= 1890 North Kilkenny by-election =

UK parliamentary by-election

The 1890 North Kilkenny by-election was a parliamentary by-election held for the United Kingdom House of Commons constituency of North Kilkenny on 22 December 1890. It arose as a result of the death of the sitting member, Edward Marum of the Irish Parliamentary Party.

==Background==
In the period immediately before the by-election, the Irish Parliamentary Party entered a serious crisis. Its leader, Charles Stewart Parnell, had just been cited as co-respondent in a divorce case, which he had not contested, causing a scandal. A heated discussion in a committee room in Westminster showed many of the party MPs were opposed to Parnell continuing as leader; shortly afterwards, a majority left to found a new Anti-Parnellite group. The by-election in North Kilkenny was the first opportunity to test the support for the two sides among Irish voters, who up to that point had been firmly united behind the Irish Parliamentary Party. The contest at North Kilkenny would turn out to be the first of three by-elections, representing, as Frank Callanan puts it, 'a staggered plebiscite on [Parnell's] leadership'.

==Campaign==
The candidate chosen to replace Marum was Sir John Pope Hennessy, a former colonial administrator who had been a Conservative MP for King's County, twenty years earlier. Hennessy at first expressed his support for Parnell. However, once the party at Westminster had split and Parnell had lost the support of the Catholic Bishops, he announced he would 'act with the majority of the Irish party and the support of the Irish prelates'. The Parnellites then selected Vincent Scully, a Tipperary landlord, as their candidate.

For the campaign, the main objective of the Anti-Parnellites was to focus attention on the divorce issue and away from Parnell's appeal to national patriotism. They turned to ridicule to break the effect of their former leader's celebrated mystique. The main figure behind their campaign was Michael Davitt, who masterminded an intensive campaign that divided the constituency into 18 polling districts, sending MPs and priests to each to spread the message. A group of activists led by Davitt pursued Parnell on his canvass, confronting and harassing him. There was violence at some points, with Davitt being assaulted and Parnell having what he said was quicklime thrown in his eye.

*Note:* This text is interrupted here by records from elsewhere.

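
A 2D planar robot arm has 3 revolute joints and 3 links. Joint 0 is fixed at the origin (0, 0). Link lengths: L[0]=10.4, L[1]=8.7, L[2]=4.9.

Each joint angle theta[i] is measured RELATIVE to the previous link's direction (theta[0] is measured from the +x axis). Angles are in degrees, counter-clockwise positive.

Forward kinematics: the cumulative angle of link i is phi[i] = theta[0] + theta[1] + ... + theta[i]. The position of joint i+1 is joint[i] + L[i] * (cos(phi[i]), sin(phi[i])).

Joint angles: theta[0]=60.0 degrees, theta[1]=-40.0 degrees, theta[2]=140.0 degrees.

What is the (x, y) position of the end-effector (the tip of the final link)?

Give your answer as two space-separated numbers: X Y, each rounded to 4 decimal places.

joint[0] = (0.0000, 0.0000)  (base)
link 0: phi[0] = 60 = 60 deg
  cos(60 deg) = 0.5000, sin(60 deg) = 0.8660
  joint[1] = (0.0000, 0.0000) + 10.4 * (0.5000, 0.8660) = (0.0000 + 5.2000, 0.0000 + 9.0067) = (5.2000, 9.0067)
link 1: phi[1] = 60 + -40 = 20 deg
  cos(20 deg) = 0.9397, sin(20 deg) = 0.3420
  joint[2] = (5.2000, 9.0067) + 8.7 * (0.9397, 0.3420) = (5.2000 + 8.1753, 9.0067 + 2.9756) = (13.3753, 11.9822)
link 2: phi[2] = 60 + -40 + 140 = 160 deg
  cos(160 deg) = -0.9397, sin(160 deg) = 0.3420
  joint[3] = (13.3753, 11.9822) + 4.9 * (-0.9397, 0.3420) = (13.3753 + -4.6045, 11.9822 + 1.6759) = (8.7708, 13.6581)
End effector: (8.7708, 13.6581)

Answer: 8.7708 13.6581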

Early in the campaign there was considerable expectation that Parnell would succeed, but as time went on this view faded.
Observers noted that while Parnell had the support of the business community and large farmers (as well as the landless labourers, who did not have a vote), the middle and small farmers generally opposed him. For the Parnellites, one major factor acting against them was the Church, with priests allowing after-Mass meetings and speaking on Anti-Parnellite platforms, although fear of an election petition prevented more active support. The only area where Parnell won a majority was the one where the local Parish priest supported him.

==Voting==
Although there were 5,700 voters on the register, it was calculated that only about 4,600 were available on the day. Given the generally hostile attitude of the Catholic Church to Parnell's supporters, it was noted that the Anti-Parnellite, Hennessy, had a number of priests supporting him as personation agents in the polling booths, and others were seen outside the booths. Matters were sometimes tense:

'In the course of the day, at the polling booth for the district of Grace's Oldcastle, a clergyman asked for the assistance of the police, as one of the crowd, he stated, had just struck a voter who was about to enter the booth. The clergyman was at once surrounded by an excited crowd, who closed round him crying, "Liar", "It's a lie," and, but for the interference of Dr Hackett, a Parnellite, events might have taken an unpleasant turn.'

As the votes were counted, it quickly became clear that Scully would lose, with estimates of the Anti-Parnellite majority ranging from around 500 to 1,200. The final result was near the top of the scale - Hennessy won 2,527 votes to Scully's 1,365 - a majority of 1,162.

==Result==

1890 North Kilkenny by-election
| Party |  | Candidate | Votes | % | ±% |
|---|---|---|---|---|---|
|  | Irish Parliamentary | John Pope Hennessy | 2,527 | 65.0 | N/A |
|  | Irish National League | Vincent Scully | 1,365 | 35.1 | N/A |
| Majority |  |  | 1,162 | 29.9 | N/A |
| Turnout |  |  | 3,889 | 68.5 | N/A |
| Registered electors |  |  | 5,675 |  |  |
|  | Irish Parliamentary hold |  | Swing | N/A |  |

==Aftermath==
The result at North Kilkenny was a disaster for the Parnellite movement, not only because it showed strong public support for his opponents, but also because his behaviour - his speeches were seen as poor, self-pitying and ill-tempered, in comparison to his normal eloquence and reserve - undermined his political image. A major element in his success was the mystique of electoral invincibility, and that was now shattered.